As Taylor Clarke points out in this now-infamous Kotaku piece, you aren’t treated to a whole lot of depth in your average video game. You’re probably just running around shooting lasers at aliens, or navigating an environment while you punch people until they die. This is the story and nothing else matters.
Character motivation, narrative arcs, and philosophical dialogue all become a muffled whisper to the player's psyche against the deafening roar of what you're actually doing onscreen.
Ken Levine claims that Bioshock is about "human nature," but the only message echoing in your brain is "Shoot, shoot, and burn the psychos, shoot, shoot, electrocute the monsters."
I have no doubt Levine is one of the brightest and most intelligent storytellers in any medium, but adding something “smart” to a video game is like putting Yo-Yo Ma on stage with Rammstein and wondering why the metal-heads crowd the mosh pit and the cello enthusiasts leave in disgust.
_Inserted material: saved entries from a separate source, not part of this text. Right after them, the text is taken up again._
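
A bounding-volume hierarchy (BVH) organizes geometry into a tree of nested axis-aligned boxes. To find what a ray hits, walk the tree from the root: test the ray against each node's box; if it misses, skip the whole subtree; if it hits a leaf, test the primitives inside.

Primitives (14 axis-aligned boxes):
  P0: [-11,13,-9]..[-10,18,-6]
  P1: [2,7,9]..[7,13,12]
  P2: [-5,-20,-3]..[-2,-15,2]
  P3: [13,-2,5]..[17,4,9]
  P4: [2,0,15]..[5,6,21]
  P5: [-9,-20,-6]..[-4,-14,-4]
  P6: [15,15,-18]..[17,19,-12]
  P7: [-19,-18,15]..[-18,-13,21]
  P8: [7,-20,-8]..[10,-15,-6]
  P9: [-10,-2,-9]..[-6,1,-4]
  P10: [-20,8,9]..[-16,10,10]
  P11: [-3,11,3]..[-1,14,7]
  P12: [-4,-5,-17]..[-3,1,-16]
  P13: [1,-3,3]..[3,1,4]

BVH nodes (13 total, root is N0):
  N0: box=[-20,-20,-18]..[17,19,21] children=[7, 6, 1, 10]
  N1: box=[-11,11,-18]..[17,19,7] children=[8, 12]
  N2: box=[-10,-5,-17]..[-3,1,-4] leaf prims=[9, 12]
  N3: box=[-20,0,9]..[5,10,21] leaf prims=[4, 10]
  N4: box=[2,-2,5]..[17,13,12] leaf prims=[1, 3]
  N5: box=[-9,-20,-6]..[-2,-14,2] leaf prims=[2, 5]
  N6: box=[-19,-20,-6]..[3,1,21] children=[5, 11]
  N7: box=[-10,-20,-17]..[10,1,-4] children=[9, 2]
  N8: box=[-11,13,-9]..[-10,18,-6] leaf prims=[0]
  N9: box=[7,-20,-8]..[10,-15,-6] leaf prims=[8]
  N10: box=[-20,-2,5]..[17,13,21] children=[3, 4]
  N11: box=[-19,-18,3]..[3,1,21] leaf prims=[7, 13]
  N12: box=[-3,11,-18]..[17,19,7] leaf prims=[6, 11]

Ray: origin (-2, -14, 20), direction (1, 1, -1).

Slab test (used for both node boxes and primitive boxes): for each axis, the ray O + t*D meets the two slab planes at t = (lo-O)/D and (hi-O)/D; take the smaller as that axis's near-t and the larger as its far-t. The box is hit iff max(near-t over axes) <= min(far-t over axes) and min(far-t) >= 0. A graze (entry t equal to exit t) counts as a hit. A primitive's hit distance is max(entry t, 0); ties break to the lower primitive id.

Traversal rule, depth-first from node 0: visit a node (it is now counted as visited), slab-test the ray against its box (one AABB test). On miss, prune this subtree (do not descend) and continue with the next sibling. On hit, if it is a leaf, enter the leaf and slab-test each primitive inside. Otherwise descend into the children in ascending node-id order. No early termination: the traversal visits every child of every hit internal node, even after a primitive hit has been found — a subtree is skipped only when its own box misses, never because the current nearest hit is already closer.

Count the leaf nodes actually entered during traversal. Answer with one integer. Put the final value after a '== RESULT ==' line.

Traverse from the root:
N0 x:[-18,19] y:[-6,33] z:[-1,38] -> hit [-1,19], descend [1, 6, 7, 10]
  N1 x:[-9,19] y:[25,33] z:[13,38] -> miss, prune
  N6 x:[-17,5] y:[-6,15] z:[-1,26] -> hit [-1,5], descend [5, 11]
    N5 x:[-7,0] y:[-6,0] z:[18,26] -> miss, prune
    N11 x:[-17,5] y:[-4,15] z:[-1,17] -> hit [-1,5] leaf, test {P7(miss), P13(miss)}
  N7 x:[-8,12] y:[-6,15] z:[24,37] -> miss, prune
  N10 x:[-18,19] y:[12,27] z:[-1,15] -> hit [12,15], descend [3, 4]
    N3 x:[-18,7] y:[14,24] z:[-1,11] -> miss, prune
    N4 x:[4,19] y:[12,27] z:[8,15] -> hit [12,15] leaf, test {P1(miss), P3@t=15}

Visited [0, 1, 6, 5, 11, 7, 10, 3, 4]. Tests: 9 box, 2 leaf. Nearest: P3.

== RESULT ==
2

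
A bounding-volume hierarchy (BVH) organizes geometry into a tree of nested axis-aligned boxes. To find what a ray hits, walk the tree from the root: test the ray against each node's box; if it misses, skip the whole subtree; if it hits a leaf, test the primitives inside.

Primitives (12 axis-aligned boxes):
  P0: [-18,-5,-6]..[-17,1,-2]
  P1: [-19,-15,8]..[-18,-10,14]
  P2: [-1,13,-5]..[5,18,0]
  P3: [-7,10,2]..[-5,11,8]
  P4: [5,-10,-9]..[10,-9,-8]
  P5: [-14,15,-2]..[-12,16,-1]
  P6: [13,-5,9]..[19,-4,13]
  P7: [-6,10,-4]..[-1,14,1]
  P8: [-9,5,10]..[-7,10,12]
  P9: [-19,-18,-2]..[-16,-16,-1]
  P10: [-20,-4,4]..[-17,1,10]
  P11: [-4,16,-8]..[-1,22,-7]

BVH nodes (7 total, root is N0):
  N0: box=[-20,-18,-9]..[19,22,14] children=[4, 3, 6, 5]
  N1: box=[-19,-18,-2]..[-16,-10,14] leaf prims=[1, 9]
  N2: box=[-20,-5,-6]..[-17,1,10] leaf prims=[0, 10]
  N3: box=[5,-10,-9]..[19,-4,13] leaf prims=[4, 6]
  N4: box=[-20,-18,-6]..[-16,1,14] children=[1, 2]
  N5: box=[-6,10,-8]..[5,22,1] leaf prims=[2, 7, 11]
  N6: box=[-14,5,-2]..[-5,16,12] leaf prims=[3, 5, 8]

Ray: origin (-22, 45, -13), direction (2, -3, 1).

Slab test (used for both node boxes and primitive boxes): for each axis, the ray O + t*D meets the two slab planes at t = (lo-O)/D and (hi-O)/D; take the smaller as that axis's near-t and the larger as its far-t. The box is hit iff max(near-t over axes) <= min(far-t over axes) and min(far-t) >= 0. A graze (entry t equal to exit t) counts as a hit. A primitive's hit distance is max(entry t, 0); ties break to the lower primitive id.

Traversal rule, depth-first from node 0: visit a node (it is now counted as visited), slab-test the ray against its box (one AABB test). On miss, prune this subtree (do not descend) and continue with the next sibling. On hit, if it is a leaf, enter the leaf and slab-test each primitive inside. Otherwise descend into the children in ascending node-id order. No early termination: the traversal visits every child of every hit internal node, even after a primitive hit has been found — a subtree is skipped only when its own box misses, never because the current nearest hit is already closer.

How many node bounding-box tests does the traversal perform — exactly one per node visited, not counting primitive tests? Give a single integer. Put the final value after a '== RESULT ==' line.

Traverse from the root:
N0 x:[1,41/2] y:[23/3,21] z:[4,27] -> hit [23/3,41/2], descend [3, 4, 5, 6]
  N3 x:[27/2,41/2] y:[49/3,55/3] z:[4,26] -> hit [49/3,55/3] leaf, test {P4(miss), P6(miss)}
  N4 x:[1,3] y:[44/3,21] z:[7,27] -> miss, prune
  N5 x:[8,27/2] y:[23/3,35/3] z:[5,14] -> hit [8,35/3] leaf, test {P2@t=21/2, P7@t=31/3, P11(miss)}
  N6 x:[4,17/2] y:[29/3,40/3] z:[11,25] -> miss, prune

Summary -> nodes [0, 3, 4, 5, 6]; box-tests=5; leaf-entries=2; first=P7

== RESULT ==
5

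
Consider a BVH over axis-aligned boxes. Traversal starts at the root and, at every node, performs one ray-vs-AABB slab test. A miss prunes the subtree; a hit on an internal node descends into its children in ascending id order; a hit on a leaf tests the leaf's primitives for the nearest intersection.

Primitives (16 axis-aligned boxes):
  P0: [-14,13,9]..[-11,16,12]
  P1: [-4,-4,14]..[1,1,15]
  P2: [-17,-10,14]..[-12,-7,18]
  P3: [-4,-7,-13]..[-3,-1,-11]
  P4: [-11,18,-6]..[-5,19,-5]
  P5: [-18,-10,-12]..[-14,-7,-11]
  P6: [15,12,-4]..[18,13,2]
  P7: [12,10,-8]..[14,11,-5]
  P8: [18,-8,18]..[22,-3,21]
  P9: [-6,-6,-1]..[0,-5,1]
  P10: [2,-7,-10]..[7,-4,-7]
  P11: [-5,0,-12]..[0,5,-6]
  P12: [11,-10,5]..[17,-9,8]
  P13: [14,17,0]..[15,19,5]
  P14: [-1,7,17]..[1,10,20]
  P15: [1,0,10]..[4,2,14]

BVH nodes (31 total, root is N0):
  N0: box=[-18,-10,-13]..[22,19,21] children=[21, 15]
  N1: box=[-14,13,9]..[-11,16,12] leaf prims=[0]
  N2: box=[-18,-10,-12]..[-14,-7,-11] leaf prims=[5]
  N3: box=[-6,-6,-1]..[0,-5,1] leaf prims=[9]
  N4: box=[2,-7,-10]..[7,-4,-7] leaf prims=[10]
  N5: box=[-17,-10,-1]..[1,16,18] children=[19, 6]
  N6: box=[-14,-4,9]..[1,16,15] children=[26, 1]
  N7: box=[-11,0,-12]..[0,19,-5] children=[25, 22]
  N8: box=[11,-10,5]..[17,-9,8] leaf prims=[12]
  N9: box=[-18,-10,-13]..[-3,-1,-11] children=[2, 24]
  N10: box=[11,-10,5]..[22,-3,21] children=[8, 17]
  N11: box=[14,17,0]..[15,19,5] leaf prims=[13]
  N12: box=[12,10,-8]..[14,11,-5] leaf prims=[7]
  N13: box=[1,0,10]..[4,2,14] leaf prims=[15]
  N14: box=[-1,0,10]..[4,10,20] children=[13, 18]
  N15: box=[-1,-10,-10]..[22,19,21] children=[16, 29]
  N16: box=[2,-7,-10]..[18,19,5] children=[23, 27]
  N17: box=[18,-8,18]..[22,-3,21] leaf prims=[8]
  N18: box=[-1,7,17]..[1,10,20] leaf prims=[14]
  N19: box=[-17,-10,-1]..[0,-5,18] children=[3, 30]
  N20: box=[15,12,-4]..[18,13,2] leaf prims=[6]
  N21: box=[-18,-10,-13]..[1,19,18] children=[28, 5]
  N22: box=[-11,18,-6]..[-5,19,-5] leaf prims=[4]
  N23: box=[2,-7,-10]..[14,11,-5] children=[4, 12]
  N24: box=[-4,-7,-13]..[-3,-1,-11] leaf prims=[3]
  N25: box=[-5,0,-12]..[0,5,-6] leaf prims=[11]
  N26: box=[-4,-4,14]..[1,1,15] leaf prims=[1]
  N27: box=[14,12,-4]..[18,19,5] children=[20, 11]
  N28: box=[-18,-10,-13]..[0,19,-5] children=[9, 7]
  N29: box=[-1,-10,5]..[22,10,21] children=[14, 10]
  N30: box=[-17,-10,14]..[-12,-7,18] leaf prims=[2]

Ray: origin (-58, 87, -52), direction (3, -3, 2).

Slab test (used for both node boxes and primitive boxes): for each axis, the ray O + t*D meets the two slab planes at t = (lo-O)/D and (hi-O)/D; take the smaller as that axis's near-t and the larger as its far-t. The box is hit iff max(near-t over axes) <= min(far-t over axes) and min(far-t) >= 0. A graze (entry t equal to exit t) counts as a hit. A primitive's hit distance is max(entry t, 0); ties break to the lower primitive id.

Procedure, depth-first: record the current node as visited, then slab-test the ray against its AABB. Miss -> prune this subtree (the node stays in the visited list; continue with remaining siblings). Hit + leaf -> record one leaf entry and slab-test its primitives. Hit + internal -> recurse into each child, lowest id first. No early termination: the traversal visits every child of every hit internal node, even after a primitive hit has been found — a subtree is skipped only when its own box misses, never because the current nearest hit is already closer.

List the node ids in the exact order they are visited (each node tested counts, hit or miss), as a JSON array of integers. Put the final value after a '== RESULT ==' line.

Traverse from the root:
N0 x:[40/3,80/3] y:[68/3,97/3] z:[39/2,73/2] -> hit [68/3,80/3], descend [15, 21]
  N15 x:[19,80/3] y:[68/3,97/3] z:[21,73/2] -> hit [68/3,80/3], descend [16, 29]
    N16 x:[20,76/3] y:[68/3,94/3] z:[21,57/2] -> hit [68/3,76/3], descend [23, 27]
      N23 x:[20,24] y:[76/3,94/3] z:[21,47/2] -> miss, prune
      N27 x:[24,76/3] y:[68/3,25] z:[24,57/2] -> hit [24,25], descend [11, 20]
        N11 x:[24,73/3] y:[68/3,70/3] z:[26,57/2] -> miss, prune
        N20 x:[73/3,76/3] y:[74/3,25] z:[24,27] -> hit [74/3,25] leaf, test {P6@t=74/3}
    N29 x:[19,80/3] y:[77/3,97/3] z:[57/2,73/2] -> miss, prune
  N21 x:[40/3,59/3] y:[68/3,97/3] z:[39/2,35] -> miss, prune

9 AABB tests over nodes [0, 15, 16, 23, 27, 11, 20, 29, 21]; 1 leaf entered; closest P6.

== RESULT ==
[0, 15, 16, 23, 27, 11, 20, 29, 21]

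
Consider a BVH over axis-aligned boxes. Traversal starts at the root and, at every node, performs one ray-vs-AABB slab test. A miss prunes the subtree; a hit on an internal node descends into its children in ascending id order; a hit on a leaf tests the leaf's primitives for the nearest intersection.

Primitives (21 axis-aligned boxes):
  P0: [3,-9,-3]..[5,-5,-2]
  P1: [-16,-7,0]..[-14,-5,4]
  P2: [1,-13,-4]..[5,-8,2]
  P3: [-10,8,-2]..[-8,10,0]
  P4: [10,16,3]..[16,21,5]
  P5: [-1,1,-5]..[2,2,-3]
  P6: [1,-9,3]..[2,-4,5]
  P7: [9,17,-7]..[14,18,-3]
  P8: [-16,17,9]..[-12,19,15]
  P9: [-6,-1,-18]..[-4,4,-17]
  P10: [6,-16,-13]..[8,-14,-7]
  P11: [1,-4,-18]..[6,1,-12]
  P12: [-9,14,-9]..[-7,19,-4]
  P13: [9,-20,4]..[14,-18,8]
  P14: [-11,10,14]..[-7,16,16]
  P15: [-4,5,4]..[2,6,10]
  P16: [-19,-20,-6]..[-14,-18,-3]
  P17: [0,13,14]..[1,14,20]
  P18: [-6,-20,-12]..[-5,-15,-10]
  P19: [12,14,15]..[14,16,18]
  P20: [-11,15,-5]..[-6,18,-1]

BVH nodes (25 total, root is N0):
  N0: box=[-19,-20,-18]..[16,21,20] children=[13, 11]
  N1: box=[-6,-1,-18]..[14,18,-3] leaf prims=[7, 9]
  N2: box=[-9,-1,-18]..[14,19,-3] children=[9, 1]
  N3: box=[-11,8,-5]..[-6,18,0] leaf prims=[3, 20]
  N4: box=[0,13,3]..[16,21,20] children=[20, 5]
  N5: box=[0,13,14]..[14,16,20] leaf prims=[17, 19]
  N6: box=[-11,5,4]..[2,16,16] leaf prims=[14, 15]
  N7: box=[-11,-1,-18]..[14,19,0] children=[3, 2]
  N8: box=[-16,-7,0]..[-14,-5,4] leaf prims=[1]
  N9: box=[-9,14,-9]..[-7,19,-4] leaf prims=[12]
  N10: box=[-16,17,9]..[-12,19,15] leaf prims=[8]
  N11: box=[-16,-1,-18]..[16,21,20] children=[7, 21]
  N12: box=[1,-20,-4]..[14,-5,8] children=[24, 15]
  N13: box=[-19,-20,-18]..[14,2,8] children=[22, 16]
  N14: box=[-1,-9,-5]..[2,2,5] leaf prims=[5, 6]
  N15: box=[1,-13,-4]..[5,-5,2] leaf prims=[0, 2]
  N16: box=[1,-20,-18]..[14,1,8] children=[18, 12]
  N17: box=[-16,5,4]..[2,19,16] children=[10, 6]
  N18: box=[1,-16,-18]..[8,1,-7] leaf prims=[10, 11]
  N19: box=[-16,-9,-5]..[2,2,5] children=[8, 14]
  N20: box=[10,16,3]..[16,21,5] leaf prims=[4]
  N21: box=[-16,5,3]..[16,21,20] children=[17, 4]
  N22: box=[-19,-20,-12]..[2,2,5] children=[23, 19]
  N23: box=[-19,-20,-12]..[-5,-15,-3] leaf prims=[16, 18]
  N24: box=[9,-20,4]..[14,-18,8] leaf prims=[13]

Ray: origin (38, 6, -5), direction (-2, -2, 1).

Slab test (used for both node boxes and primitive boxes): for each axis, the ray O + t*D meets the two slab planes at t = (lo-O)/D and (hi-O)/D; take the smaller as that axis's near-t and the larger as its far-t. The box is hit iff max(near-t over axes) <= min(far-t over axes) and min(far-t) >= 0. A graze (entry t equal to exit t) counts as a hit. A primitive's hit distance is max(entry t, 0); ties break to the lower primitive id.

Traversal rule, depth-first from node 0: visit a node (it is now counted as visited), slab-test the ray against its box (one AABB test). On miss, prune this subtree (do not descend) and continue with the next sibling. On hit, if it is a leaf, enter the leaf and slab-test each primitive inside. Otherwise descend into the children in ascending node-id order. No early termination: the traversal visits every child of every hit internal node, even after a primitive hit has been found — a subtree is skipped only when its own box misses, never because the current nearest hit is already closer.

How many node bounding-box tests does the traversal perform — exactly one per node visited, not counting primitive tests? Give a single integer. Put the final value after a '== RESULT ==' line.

Traverse from the root:
N0 x:[11,57/2] y:[-15/2,13] z:[-13,25] -> hit [11,13], descend [11, 13]
  N11 x:[11,27] y:[-15/2,7/2] z:[-13,25] -> miss, prune
  N13 x:[12,57/2] y:[2,13] z:[-13,13] -> hit [12,13], descend [16, 22]
    N16 x:[12,37/2] y:[5/2,13] z:[-13,13] -> hit [12,13], descend [12, 18]
      N12 x:[12,37/2] y:[11/2,13] z:[1,13] -> hit [12,13], descend [15, 24]
        N15 x:[33/2,37/2] y:[11/2,19/2] z:[1,7] -> miss, prune
        N24 x:[12,29/2] y:[12,13] z:[9,13] -> hit [12,13] leaf, test {P13@t=12}
      N18 x:[15,37/2] y:[5/2,11] z:[-13,-2] -> miss, prune
    N22 x:[18,57/2] y:[2,13] z:[-7,10] -> miss, prune

Summary -> nodes [0, 11, 13, 16, 12, 15, 24, 18, 22]; box-tests=9; leaf-entries=1; first=P13

== RESULT ==
9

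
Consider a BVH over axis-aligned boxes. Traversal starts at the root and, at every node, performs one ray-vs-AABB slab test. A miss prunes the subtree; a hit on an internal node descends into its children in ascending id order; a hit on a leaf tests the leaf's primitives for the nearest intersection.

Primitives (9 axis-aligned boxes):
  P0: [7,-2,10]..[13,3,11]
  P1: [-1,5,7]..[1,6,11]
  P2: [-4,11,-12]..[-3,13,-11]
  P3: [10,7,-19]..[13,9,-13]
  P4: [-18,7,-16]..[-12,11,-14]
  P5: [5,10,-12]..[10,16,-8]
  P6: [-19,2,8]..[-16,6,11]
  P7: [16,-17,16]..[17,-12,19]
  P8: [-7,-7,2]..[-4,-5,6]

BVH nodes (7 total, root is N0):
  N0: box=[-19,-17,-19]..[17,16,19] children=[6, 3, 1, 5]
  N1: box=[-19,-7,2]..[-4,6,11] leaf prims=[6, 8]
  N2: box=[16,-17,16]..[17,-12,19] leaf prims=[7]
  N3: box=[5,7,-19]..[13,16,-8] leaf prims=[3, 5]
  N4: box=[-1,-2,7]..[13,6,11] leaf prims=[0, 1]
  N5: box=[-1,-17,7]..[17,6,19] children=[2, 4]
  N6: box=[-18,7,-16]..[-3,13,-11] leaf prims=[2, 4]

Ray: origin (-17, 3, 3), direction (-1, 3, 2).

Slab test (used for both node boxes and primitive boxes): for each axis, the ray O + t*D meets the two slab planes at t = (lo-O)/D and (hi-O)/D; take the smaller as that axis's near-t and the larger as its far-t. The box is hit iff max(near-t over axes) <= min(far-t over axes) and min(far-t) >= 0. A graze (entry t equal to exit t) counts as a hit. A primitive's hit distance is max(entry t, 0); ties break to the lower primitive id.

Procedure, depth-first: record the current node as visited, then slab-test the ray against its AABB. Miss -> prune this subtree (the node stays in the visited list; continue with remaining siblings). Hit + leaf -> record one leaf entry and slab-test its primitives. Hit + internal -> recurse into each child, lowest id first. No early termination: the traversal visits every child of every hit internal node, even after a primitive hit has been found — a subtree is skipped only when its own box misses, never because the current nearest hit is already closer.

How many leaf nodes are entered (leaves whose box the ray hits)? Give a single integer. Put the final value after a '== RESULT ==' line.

Traverse from the root:
N0 x:[-34,2] y:[-20/3,13/3] z:[-11,8] -> hit [-20/3,2], descend [1, 3, 5, 6]
  N1 x:[-13,2] y:[-10/3,1] z:[-1/2,4] -> hit [-1/2,1] leaf, test {P6(miss), P8(miss)}
  N3 x:[-30,-22] y:[4/3,13/3] z:[-11,-11/2] -> miss, prune
  N5 x:[-34,-16] y:[-20/3,1] z:[2,8] -> miss, prune
  N6 x:[-14,1] y:[4/3,10/3] z:[-19/2,-7] -> miss, prune

order=[0, 1, 3, 5, 6]  |boxes|=5  |leaves|=1  hit=miss

== RESULT ==
1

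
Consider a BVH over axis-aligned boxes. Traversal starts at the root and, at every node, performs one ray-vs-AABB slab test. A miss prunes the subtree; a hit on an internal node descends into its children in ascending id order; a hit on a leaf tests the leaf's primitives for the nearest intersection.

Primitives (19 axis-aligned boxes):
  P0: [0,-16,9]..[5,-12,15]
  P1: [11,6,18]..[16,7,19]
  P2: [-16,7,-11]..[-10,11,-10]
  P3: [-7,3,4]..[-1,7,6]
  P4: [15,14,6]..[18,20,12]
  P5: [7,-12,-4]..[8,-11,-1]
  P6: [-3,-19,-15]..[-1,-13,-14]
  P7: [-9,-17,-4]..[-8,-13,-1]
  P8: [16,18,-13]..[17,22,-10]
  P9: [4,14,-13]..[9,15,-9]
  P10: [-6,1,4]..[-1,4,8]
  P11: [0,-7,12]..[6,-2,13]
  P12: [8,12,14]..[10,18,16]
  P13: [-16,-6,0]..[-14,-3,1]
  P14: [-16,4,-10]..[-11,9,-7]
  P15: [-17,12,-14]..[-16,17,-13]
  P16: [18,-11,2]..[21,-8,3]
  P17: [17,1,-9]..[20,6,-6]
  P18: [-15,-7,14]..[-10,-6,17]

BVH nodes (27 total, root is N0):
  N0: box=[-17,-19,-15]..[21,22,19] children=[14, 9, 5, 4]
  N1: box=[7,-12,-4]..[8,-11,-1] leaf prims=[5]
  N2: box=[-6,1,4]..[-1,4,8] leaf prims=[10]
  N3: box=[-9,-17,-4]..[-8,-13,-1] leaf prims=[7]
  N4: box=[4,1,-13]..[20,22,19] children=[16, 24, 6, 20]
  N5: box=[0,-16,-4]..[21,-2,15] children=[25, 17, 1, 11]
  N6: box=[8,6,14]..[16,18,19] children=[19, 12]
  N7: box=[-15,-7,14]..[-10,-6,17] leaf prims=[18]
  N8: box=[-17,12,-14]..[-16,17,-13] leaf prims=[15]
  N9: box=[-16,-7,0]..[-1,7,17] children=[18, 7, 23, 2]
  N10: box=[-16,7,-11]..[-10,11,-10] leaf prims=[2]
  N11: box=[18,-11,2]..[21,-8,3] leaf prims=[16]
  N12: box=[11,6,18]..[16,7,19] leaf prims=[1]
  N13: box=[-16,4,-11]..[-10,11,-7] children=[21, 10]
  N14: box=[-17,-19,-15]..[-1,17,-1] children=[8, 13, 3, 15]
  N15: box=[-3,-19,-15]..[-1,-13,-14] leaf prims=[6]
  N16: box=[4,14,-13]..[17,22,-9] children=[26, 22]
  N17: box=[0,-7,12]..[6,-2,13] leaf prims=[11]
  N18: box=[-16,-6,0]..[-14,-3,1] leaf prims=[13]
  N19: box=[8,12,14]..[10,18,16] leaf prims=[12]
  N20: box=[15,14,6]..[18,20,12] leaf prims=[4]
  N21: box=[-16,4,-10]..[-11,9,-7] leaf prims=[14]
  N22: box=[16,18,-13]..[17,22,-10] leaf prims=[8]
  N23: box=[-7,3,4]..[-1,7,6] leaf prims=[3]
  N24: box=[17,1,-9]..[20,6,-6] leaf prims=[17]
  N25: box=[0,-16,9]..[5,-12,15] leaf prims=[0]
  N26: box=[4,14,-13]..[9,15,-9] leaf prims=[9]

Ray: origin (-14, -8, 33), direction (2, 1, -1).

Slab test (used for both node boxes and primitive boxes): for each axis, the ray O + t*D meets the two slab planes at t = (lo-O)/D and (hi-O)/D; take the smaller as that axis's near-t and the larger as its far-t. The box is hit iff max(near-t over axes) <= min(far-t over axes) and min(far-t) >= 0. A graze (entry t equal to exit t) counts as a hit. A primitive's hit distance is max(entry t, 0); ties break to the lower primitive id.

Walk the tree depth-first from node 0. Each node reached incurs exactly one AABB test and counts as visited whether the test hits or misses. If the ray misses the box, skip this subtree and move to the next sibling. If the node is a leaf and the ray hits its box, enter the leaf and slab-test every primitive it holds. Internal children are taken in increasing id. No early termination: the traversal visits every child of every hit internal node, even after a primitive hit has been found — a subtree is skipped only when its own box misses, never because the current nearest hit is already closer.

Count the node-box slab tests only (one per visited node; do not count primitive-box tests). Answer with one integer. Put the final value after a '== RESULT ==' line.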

I am inclined to agree with Matthew Burns in that adding a "better story" to a game about shooting aliens is as dissonant as overlaying Mozart to a Jackass movie. Like watching Steve-O snort wasabi set to a stirring violin, "it is extremely difficult — maybe impossible — to come up with a story and characters that, when placed within the context of most current video games, don't feel inherently silly."
I read the previews for Spec Ops: The Line, an ambitious new title that aims to be one of the "smart" games that Clarke yearns for, and was intrigued. Creative lead Cory Davis sums up the vision as "hyper-realistic, but emotionally authentic." The IGN preview explains how Davis is striving for that: Every enemy speaks and yells like a real soldier, military experts mo-capped the correct usage of a shotgun, and there will even be a moving story. Actual writers are painting a narrative of horrific torture situations, heroic rescues, and the human soldiers who live through them. There is no reason to think these professionals and visionaries are not capable of creating an interactive Heart of Darkness. The equation is in place for the "smart game" we’re looking for.
Except that Spec Ops: The Line is still another big, loud, and especially dumb game…but it may not be anyone's fault except the medium of video games itself.
During the recently released demo, I earnestly tried to keep the story and the vision alive. I was tuned into the whispering good intentions of so many smart people, but then the violins began to drown underneath the "bang, bang, kill the bad men, bang, bang, reload."
I had come for Yo-Yo Ma, but all I could hear was "Du Hast" screaming over my speakers.
Davis acknowledges his medium is different, but he doesn't understand why: "I think we have a really huge opportunity to use interactivity to spark certain emotions and thoughts in the player that other mediums don't necessarily have and can't explore in the way we can…."
He has incorrectly attributed the wrong strengths and weaknesses to video games. He is assuming that interactivity creates stronger emotions, but he then talks about pushing the narrative. This is the biggest sin of smart people: They create dumb games because they don't understand their medium.
Journey's creator Jenova Chen is a rarity among developers. He chooses to push and revolutionize gameplay — rather than narrative — to introduce emotions and thoughts in the player that other mediums would not be able to. Chen is a smart person creating smart games, and Simon Parkin's interview explains why: Journey's emotional impact was the result of not a narrative decision, but a gameplay decision. When he removed collision-detection between players, people begin to look for other ways to give feedback to each other. Namely, they began to help one another.
That's how video games are unique to film or television, and that's what Davis, Levine, and other well-meaning people fail to understand. Until they do, expect to see more dumb games from smart people.